A pulse radar which searches for an object in a space by using a pulse wave basically has the configuration shown in FIG. 6.
Namely, a transmitting unit 11 receives a trigger signal G output at a predetermined cycle Tg from a control unit 20 which will be described later, by a pulse generator 12.
The pulse generator 12 outputs a pulse signal Pa with a predetermined width synchronous with a trigger signal G to a burst wave generating device 13.

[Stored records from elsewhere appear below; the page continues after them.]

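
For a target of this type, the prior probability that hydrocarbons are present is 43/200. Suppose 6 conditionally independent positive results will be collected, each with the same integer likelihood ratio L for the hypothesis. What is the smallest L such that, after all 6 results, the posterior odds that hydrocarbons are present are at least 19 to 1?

Prior odds = 0.215/0.785 = 43/157.
Target odds = 19.
Need L⁶ ≥ 19 ÷ (43/157) = 2983/43.
2⁶ = 64 < 2983/43 ≤ 729 = 3⁶, so L = 3.

3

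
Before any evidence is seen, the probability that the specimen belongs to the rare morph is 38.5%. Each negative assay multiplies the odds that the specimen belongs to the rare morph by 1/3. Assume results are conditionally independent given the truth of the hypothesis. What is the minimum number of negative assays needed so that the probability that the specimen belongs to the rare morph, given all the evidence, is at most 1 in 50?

Prior odds = 0.385/0.615 = 77/123.
Likelihood ratio per negative assay = 1/3.
Target odds: 0.02 ÷ 0.98 = 1/49.
Require (1/3)ⁿ ≤ 1/49 ÷ (77/123) = 123/3773.
(1/3)³ = 1/27 is still above 123/3773 but (1/3)⁴ = 1/81 is at or below it, so n = 4.

4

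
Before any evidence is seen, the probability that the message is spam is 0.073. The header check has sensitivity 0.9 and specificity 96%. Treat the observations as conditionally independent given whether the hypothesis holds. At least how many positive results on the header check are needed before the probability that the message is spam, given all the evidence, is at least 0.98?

Prior odds = 0.073/0.927 = 73/927.
False-positive rate = 1 − 0.96 = 0.04; likelihood ratio of a positive = 0.9/0.04 = 22.5.
Target odds: 0.98 ÷ 0.02 = 49.
Need (73/927) × 22.5ⁿ ≥ 49, i.e. 22.5ⁿ ≥ 45423/73.
22.5² = 506.25 falls short of 45423/73 but 22.5³ = 11390.625 reaches it, so n = 3.

3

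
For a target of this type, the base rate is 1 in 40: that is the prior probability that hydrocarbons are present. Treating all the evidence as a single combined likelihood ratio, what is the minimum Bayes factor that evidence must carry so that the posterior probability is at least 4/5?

156

Prior odds = 0.025/0.975 = 1/39.
Target odds = 0.8/0.2 = 4.
Required Bayes factor = 4 ÷ (1/39) = 156.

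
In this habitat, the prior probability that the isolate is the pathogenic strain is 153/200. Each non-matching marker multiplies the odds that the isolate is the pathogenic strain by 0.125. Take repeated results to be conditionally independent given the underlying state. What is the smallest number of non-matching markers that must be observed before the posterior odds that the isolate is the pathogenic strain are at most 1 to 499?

Prior odds = 0.765/0.235 = 153/47.
Likelihood ratio per non-matching marker = 0.125.
Target odds = 1/499.
Require 0.125ⁿ ≤ 1/499 ÷ (153/47) = 47/76347.
0.125³ = 0.001953125 is still above 47/76347 but 0.125⁴ = 1/4096 is at or below it, so n = 4.

4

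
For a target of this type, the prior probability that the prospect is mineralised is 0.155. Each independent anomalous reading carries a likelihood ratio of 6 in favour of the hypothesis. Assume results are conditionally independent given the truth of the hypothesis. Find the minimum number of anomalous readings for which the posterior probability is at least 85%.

Prior odds: 0.155 ÷ 0.845 = 31/169.
Likelihood ratio per anomalous reading = 6.
Target odds: 0.85 ÷ 0.15 = 17/3.
Need (31/169) × 6ⁿ ≥ 17/3, i.e. 6ⁿ ≥ 2873/93.
6¹ = 6 falls short of 2873/93 but 6² = 36 reaches it, so n = 2.

2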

The burst wave generating device 13 outputs a burst wave Pb having a carrier signal with a predetermined frequency in a period when a pulse signal Pa is being input (for example, in a period when a pulse signal Pa is being at a high level). In addition, the burst wave generating device 13 stops outputting a burst wave Pb having the carrier signal in a period when a pulse signal Pa is not input (for example, in a period when a pulse signal Pa is at a low level).
Note that examples of the configuration of the burst wave generating device 13 include a system in which a burst wave having a carrier signal with a predetermined frequency which is continuously output is made intermittent by a switch, and a system in which an oscillation operation of an oscillator oscillating a burst wave having a carrier signal with a predetermined frequency to output is controlled to be on/off.

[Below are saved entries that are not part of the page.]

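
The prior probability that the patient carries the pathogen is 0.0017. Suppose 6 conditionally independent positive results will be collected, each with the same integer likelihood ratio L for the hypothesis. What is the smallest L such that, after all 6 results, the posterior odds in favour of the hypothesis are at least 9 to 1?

Prior odds = 0.0017/0.9983 = 17/9983.
Target odds = 9.
Need L⁶ ≥ 9 ÷ (17/9983) = 89847/17.
4⁶ = 4096 < 89847/17 ≤ 15625 = 5⁶, so L = 5.

5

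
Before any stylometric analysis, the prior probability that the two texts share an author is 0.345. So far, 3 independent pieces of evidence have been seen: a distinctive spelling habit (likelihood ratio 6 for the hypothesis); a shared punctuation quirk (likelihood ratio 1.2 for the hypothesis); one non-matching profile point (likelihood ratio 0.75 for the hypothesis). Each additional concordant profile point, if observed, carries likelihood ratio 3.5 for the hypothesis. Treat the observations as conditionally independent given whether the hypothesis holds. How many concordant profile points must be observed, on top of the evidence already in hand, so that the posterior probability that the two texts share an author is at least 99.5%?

Prior odds = 0.345/0.655 = 69/131.
Combined Bayes factor of the evidence already in hand = 6 × 1.2 × 0.75 = 5.4.
Odds after that evidence = (69/131) × 5.4 = 1863/655.
Target odds = 0.995/0.005 = 199.
Need 3.5ⁿ ≥ 199 ÷ (1863/655) = 130345/1863.
3.5³ = 42.875 falls short of 130345/1863 but 3.5⁴ = 150.0625 reaches it, so n = 4.

4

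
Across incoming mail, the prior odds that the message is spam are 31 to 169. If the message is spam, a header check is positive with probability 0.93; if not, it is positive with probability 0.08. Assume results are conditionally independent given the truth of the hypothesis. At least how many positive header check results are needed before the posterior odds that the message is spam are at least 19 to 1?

Prior odds = 31/169.
Likelihood ratio of a positive = 0.93/0.08 = 11.625.
Target odds = 19.
Require 11.625ⁿ ≥ 19 ÷ (31/169) = 3211/31.
11.625¹ = 11.625 falls short of 3211/31 but 11.625² = 135.140625 reaches it, so n = 2.

2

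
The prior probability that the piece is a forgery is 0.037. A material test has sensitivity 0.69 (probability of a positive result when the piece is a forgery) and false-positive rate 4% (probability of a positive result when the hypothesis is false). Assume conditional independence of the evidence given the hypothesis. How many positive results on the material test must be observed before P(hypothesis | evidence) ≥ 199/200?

Prior odds = 0.037/0.963 = 37/963.
Likelihood ratio of a positive result = 0.69/0.04 = 17.25.
Target odds: 0.995 ÷ 0.005 = 199.
Need (37/963) × 17.25ⁿ ≥ 199, i.e. 17.25ⁿ ≥ 191637/37.
17.25³ = 5132.953125 falls short of 191637/37 but 17.25⁴ = 22667121/256 reaches it, so n = 4.

4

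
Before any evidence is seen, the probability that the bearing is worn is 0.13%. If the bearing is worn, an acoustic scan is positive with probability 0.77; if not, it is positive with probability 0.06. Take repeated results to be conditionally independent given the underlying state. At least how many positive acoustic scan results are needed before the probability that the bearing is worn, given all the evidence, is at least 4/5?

Prior odds = 0.0013/0.9987 = 13/9987.
Likelihood ratio of a positive = 0.77/0.06 = 77/6.
Target posterior odds = 0.8/0.2 = 4.
Require (77/6)ⁿ ≥ 4 ÷ (13/9987) = 39948/13.
(77/6)³ = 456533/216 falls short of 39948/13 but (77/6)⁴ = 35153041/1296 reaches it, so n = 4.

4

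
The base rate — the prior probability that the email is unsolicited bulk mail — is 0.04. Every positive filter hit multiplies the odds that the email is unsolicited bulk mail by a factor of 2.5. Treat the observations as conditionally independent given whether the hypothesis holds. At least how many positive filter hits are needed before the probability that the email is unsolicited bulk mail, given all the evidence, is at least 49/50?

8

Prior odds: 0.04 ÷ 0.96 = 1/24.
Likelihood ratio per positive filter hit = 2.5.
Target posterior odds = 0.98/0.02 = 49.
Need (1/24) × 2.5ⁿ ≥ 49, i.e. 2.5ⁿ ≥ 1176.
2.5⁷ = 610.3515625 falls short of 1176 but 2.5⁸ = 390625/256 reaches it, so n = 8.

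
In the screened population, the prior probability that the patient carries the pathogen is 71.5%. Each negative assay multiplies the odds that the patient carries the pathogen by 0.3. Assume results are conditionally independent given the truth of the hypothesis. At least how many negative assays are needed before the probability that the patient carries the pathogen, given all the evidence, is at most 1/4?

2

Prior odds: 0.715 ÷ 0.285 = 143/57.
Likelihood ratio per negative assay = 0.3.
Target odds: 0.25 ÷ 0.75 = 1/3.
Need (143/57) × 0.3ⁿ ≤ 1/3, i.e. 0.3ⁿ ≤ 19/143.
0.3¹ = 0.3 is still above 19/143 but 0.3² = 0.09 is at or below it, so n = 2.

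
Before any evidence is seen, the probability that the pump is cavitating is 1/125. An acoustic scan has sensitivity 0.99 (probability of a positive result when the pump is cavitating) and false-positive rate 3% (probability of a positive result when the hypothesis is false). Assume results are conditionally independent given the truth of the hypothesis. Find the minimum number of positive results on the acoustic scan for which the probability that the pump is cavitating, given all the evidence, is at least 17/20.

Prior odds = 0.008/0.992 = 1/124.
Likelihood ratio of a positive result = 0.99/0.03 = 33.
Target odds: 0.85 ÷ 0.15 = 17/3.
Need (1/124) × 33ⁿ ≥ 17/3, i.e. 33ⁿ ≥ 2108/3.
33¹ = 33 falls short of 2108/3 but 33² = 1089 reaches it, so n = 2.

2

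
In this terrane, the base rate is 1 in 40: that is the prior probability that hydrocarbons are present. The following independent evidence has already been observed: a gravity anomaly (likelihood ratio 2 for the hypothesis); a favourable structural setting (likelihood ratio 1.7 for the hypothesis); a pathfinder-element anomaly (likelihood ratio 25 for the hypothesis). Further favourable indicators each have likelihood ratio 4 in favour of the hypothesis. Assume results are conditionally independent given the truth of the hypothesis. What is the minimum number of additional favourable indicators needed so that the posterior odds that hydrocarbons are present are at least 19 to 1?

Prior odds = 0.025/0.975 = 1/39.
Combined Bayes factor of the evidence already in hand = 2 × 1.7 × 25 = 85.
Odds after that evidence = (1/39) × 85 = 85/39.
Target odds = 19.
Need 4ⁿ ≥ 19 ÷ (85/39) = 741/85.
4¹ = 4 falls short of 741/85 but 4² = 16 reaches it, so n = 2.

2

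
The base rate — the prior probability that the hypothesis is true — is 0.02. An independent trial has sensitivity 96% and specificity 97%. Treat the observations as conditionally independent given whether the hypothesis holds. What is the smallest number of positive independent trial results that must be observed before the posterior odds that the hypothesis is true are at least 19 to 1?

Prior odds: 0.02 ÷ 0.98 = 1/49.
False-positive rate = 1 − 0.97 = 0.03; likelihood ratio of a positive = 0.96/0.03 = 32.
Target odds = 19.
Need (1/49) × 32ⁿ ≥ 19, i.e. 32ⁿ ≥ 931.
32¹ = 32 falls short of 931 but 32² = 1024 reaches it, so n = 2.

2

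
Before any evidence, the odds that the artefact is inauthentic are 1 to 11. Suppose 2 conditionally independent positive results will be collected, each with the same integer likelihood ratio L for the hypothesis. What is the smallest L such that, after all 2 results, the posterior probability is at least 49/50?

24

Prior odds = 1/11.
Target odds = 0.98/0.02 = 49.
Need L² ≥ 49 ÷ (1/11) = 539.
23² = 529 < 539 ≤ 576 = 24², so L = 24.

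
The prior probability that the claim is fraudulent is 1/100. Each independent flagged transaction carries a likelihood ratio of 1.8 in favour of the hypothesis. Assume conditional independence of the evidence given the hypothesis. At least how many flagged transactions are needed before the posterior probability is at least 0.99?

16

Prior odds: 0.01 ÷ 0.99 = 1/99.
Likelihood ratio per flagged transaction = 1.8.
Target odds: 0.99 ÷ 0.01 = 99.
Need (1/99) × 1.8ⁿ ≥ 99, i.e. 1.8ⁿ ≥ 9801.
1.8¹⁵ ≈6746.64 falls short of 9801 but 1.8¹⁶ ≈12144 reaches it, so n = 16.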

A burst wave Pb output from the burst wave generating device 13 is amplified by a power amplifier 14, and is supplied to a transmitting antenna 15.
Therefore, a pulse wave Pt with a predetermined width which is synchronous with a trigger signal G is emitted into a space 1.

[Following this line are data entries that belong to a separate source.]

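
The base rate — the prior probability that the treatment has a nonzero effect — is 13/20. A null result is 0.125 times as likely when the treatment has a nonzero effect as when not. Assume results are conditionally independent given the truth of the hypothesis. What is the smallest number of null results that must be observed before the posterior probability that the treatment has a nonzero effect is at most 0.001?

Prior odds = 0.65/0.35 = 13/7.
Likelihood ratio per null result = 0.125.
Target odds: 0.001 ÷ 0.999 = 1/999.
Require 0.125ⁿ ≤ 1/999 ÷ (13/7) = 7/12987.
0.125³ = 0.001953125 is still above 7/12987 but 0.125⁴ = 1/4096 is at or below it, so n = 4.

4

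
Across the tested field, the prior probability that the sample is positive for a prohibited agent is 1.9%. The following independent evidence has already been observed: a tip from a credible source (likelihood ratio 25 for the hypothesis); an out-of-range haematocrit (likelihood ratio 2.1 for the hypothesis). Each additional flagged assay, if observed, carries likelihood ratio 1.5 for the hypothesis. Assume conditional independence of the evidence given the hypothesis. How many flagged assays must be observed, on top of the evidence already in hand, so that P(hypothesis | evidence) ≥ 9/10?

6

Prior odds = 0.019/0.981 = 19/981.
Combined Bayes factor of the evidence already in hand = 25 × 2.1 = 52.5.
Odds after that evidence = (19/981) × 52.5 = 665/654.
Target odds = 0.9/0.1 = 9.
Need 1.5ⁿ ≥ 9 ÷ (665/654) = 5886/665.
1.5⁵ = 7.59375 falls short of 5886/665 but 1.5⁶ = 11.390625 reaches it, so n = 6.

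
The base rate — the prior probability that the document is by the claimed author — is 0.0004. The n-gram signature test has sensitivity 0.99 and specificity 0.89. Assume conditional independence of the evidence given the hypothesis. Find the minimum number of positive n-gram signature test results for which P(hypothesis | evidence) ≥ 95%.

Prior odds = 0.0004/0.9996 = 1/2499.
False-positive rate = 1 − 0.89 = 0.11; likelihood ratio of a positive = 0.99/0.11 = 9.
Target odds: 0.95 ÷ 0.05 = 19.
Need (1/2499) × 9ⁿ ≥ 19, i.e. 9ⁿ ≥ 47481.
9⁴ = 6561 falls short of 47481 but 9⁵ = 59049 reaches it, so n = 5.

5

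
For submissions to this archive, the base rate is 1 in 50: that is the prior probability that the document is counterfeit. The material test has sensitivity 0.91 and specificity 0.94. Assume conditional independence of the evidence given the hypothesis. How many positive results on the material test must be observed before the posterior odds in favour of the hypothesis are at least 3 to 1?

2

Prior odds: 0.02 ÷ 0.98 = 1/49.
False-positive rate = 1 − 0.94 = 0.06; likelihood ratio of a positive = 0.91/0.06 = 91/6.
Target odds = 3.
Require (91/6)ⁿ ≥ 3 ÷ (1/49) = 147.
(91/6)¹ = 91/6 falls short of 147 but (91/6)² = 8281/36 reaches it, so n = 2.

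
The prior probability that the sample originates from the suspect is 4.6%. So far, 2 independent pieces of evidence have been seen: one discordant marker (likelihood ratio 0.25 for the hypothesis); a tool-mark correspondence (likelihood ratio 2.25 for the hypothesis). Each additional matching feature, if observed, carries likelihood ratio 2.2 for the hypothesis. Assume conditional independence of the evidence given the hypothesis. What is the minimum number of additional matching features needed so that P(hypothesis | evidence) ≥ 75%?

Prior odds = 0.046/0.954 = 23/477.
Combined Bayes factor of the evidence already in hand = 0.25 × 2.25 = 0.5625.
Odds after that evidence = (23/477) × 0.5625 = 23/848.
Target odds = 0.75/0.25 = 3.
Need 2.2ⁿ ≥ 3 ÷ (23/848) = 2544/23.
2.2⁵ = 51.53632 falls short of 2544/23 but 2.2⁶ = 1771561/15625 reaches it, so n = 6.

6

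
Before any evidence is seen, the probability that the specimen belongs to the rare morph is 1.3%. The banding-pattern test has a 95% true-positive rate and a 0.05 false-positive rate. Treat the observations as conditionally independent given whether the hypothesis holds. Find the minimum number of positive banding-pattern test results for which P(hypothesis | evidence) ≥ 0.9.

Prior odds = 0.013/0.987 = 13/987.
Likelihood ratio of a positive result = 0.95/0.05 = 19.
Target posterior odds = 0.9/0.1 = 9.
Require 19ⁿ ≥ 9 ÷ (13/987) = 8883/13.
19² = 361 falls short of 8883/13 but 19³ = 6859 reaches it, so n = 3.

3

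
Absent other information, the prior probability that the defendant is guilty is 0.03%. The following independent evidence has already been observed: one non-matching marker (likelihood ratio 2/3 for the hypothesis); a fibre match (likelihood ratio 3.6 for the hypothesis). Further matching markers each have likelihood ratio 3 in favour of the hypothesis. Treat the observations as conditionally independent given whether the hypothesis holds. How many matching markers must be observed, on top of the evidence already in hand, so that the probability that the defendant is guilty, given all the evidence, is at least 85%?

9

Prior odds = 0.0003/0.9997 = 3/9997.
Combined Bayes factor of the evidence already in hand = (2/3) × 3.6 = 2.4.
Odds after that evidence = (3/9997) × 2.4 = 36/49985.
Target odds = 0.85/0.15 = 17/3.
Need 3ⁿ ≥ 17/3 ÷ (36/49985) = 849745/108.
3⁸ = 6561 falls short of 849745/108 but 3⁹ = 19683 reaches it, so n = 9.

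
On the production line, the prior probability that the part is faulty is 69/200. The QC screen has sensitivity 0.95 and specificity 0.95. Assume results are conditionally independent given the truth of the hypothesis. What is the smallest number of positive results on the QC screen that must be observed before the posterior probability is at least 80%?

1

Prior odds = 0.345/0.655 = 69/131.
False-positive rate = 1 − 0.95 = 0.05; likelihood ratio of a positive = 0.95/0.05 = 19.
Target odds: 0.8 ÷ 0.2 = 4.
Need (69/131) × 19ⁿ ≥ 4, i.e. 19ⁿ ≥ 524/69.
19¹ = 19, which meets the required 524/69; so n = 1.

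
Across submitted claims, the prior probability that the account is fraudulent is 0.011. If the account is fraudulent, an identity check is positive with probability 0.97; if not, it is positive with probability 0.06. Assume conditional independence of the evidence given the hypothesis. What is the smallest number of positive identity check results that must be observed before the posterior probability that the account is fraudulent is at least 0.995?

Prior odds = 0.011/0.989 = 11/989.
Likelihood ratio of a positive = 0.97/0.06 = 97/6.
Target posterior odds = 0.995/0.005 = 199.
Require (97/6)ⁿ ≥ 199 ÷ (11/989) = 196811/11.
(97/6)³ = 912673/216 falls short of 196811/11 but (97/6)⁴ = 88529281/1296 reaches it, so n = 4.

4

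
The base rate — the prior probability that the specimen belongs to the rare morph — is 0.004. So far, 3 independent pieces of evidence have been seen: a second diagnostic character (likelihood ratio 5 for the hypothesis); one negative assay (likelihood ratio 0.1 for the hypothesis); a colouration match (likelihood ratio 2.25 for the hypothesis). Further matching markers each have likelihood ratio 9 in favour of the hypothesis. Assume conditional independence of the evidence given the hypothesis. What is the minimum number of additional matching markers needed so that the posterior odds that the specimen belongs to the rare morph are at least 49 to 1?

Prior odds = 0.004/0.996 = 1/249.
Combined Bayes factor of the evidence already in hand = 5 × 0.1 × 2.25 = 1.125.
Odds after that evidence = (1/249) × 1.125 = 3/664.
Target odds = 49.
Need 9ⁿ ≥ 49 ÷ (3/664) = 32536/3.
9⁴ = 6561 falls short of 32536/3 but 9⁵ = 59049 reaches it, so n = 5.

5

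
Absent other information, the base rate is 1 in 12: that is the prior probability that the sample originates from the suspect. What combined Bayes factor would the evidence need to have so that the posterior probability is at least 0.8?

Prior odds = (1/12)/(11/12) = 1/11.
Target odds = 0.8/0.2 = 4.
Required Bayes factor = 4 ÷ (1/11) = 44.

44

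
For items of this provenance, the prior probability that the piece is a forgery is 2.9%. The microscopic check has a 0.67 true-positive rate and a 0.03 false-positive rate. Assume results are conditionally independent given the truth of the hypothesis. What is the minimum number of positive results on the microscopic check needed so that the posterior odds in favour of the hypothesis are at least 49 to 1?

Prior odds = 0.029/0.971 = 29/971.
Likelihood ratio of a positive result = 0.67/0.03 = 67/3.
Target odds = 49.
Need (29/971) × (67/3)ⁿ ≥ 49, i.e. (67/3)ⁿ ≥ 47579/29.
(67/3)² = 4489/9 falls short of 47579/29 but (67/3)³ = 300763/27 reaches it, so n = 3.

3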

When the pulse wave Pt is reflected by the body 1a existing in the space 1, the reflected wave Pr is received by a receiving antenna 17 of the receiving unit 16, and a received signal R thereof is detected by a wave-detecting circuit 18.
A signal processing unit 19 analyzes the body 1a existing in the space 1 by determining a timing of a change in a level of a signal H output from the receiving unit 16, or an output waveform in, for example, a timing when a pulse wave Pa is transmitted from the pulse generator 12 of the transmitting unit 11 being as a reference timing.
The control unit 20 performs predetermined various controls onto the transmitting unit 16 and the receiving unit 11 based on processing results of the signal processing unit 19.
Note that a basic configuration of such a radar is disclosed in the following Patent Documents 1 and 2.
Pat. Document 1: Jpn. Pat. Appln. Kokai Publication No. 7-012921
Pat. Document 2: Jpn. Pat. Appln. Kokai Publication No. 8-313619
Radars for automobile use to be put into practical use in recent years among radars having such a basic configuration include two types of the following radars.
Pulse radars of the first type are radars aiming at support at the time of high-speed driving, such as collision prevention and driving control by searching for a narrow angular range at long range on high power using a millimeter waveband (77 GHz).
Pulse radars of the second type are short range radars aiming at support at the time of low-speed driving, such as dead zone assistance for automobile and assistance for putting a car in a garage by searching for a wide angular range at close range on low power using a quasi-millimeter waveband (22 to 29 GHz).
UWB radars using the quasi-millimeter waveband are used as, not only radars for automobile use, but also radars for walking support for visually impaired humans, close range communication system, and the like.
In broadband UWB radars, for example, a short pulse whose width is 1 ns or less can be used, which can realize a radar with a high range resolving power.